A recent report from the House Committee on Oversight and Accountability reveals that pharmacy-benefit managers (PBMs) are directing patients toward more expensive medications while restricting their options for obtaining these drugs. This report, which was seen by the Wall Street Journal, is the result of a 32-month investigation conducted in anticipation of a hearing involving executives from the largest PBMs in the country.
PBMs act as intermediaries for health insurers, managing prescription drug plans and negotiating prices with pharmaceutical companies. They also determine out-of-pocket expenses for patients. The three largest PBMs—Express Scripts, OptumRx (a part of UnitedHealth Group), and Caremark (owned by CVS Health)—are responsible for about 80% of all prescriptions filled in the U.S.
The committee’s findings indicate that PBMs maintain preferred drug lists that favor higher-priced brand-name medications over more affordable alternatives. For instance, the report highlights internal communications from Cigna that discouraged the use of a cheaper alternative to Humira, a drug used to treat arthritis and autoimmune conditions, which was priced at $90,000 per year, with at least one biosimilar available for half that amount.

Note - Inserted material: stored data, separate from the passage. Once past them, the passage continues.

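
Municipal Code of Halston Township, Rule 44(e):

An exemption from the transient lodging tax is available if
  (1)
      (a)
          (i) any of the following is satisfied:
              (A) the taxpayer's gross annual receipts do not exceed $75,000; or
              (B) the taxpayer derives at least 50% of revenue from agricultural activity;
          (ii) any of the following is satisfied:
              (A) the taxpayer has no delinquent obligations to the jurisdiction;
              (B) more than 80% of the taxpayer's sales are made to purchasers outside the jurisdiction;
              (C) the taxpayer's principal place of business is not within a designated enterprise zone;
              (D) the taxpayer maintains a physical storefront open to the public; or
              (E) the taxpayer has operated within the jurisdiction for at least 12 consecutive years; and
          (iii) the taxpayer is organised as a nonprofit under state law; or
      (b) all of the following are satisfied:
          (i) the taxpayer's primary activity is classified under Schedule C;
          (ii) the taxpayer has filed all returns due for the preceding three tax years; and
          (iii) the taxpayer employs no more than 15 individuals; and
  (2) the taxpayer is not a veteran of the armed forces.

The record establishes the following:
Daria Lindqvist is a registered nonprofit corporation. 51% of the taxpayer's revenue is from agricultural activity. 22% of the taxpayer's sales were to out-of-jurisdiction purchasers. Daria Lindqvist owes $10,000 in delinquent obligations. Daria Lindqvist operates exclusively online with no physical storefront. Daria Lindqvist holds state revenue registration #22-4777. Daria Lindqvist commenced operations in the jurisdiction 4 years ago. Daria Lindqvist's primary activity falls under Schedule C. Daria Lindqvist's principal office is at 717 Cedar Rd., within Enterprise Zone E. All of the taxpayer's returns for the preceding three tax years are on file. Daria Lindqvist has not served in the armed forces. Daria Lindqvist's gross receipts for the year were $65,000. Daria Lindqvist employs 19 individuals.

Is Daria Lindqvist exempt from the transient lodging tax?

No — not exempt.

(A) receipts ≤ $75,000 — satisfied.
(B) ≥50% agricultural — holds.
(i): T OR T → true.
(A) no delinquency — fails.
(B) >80% out-of-jur. sales — not satisfied.
(C) not (in enterprise zone) — not met.
(D) has storefront — fails.
(E) ≥ 12 yrs in jurisdiction — not satisfied.
(ii): F OR F OR F OR F OR F → false.
(iii) nonprofit — holds.
(a): T AND F AND T → false.
(i) Schedule C activity — met.
(ii) returns current — satisfied.
(iii) ≤ 15 employees — fails.
So (b) is not satisfied (T AND T AND F).
So (1) is not satisfied (F OR F).
(2) not (veteran) — met.
So Overall is not satisfied (F AND T).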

Additionally, the committee’s investigation uncovered instances where Express Scripts informed patients they would incur higher costs by filling prescriptions at local pharmacies compared to ordering a three-month supply from its mail-order facility. This tactic limited patients’ choices regarding pharmacy selection.
Earlier this month, the U.S. Federal Trade Commission (FTC) released a similar report, stating that consolidation among PBMs has allowed the six largest companies to control nearly 95% of prescriptions in the United States. The FTC’s interim findings are concerning, noting that the leading PBMs hold considerable influence over American patients’ access to affordable medications. The report suggests that the integrated nature of these PBMs may promote conflicts of interest, resulting in higher costs and disadvantaging independent pharmacies.
FTC Chair Lina M. Khan emphasized that the evidence points to middlemen in the prescription drug market overcharging patients, particularly for cancer treatments, generating upwards of $1 billion in additional revenue.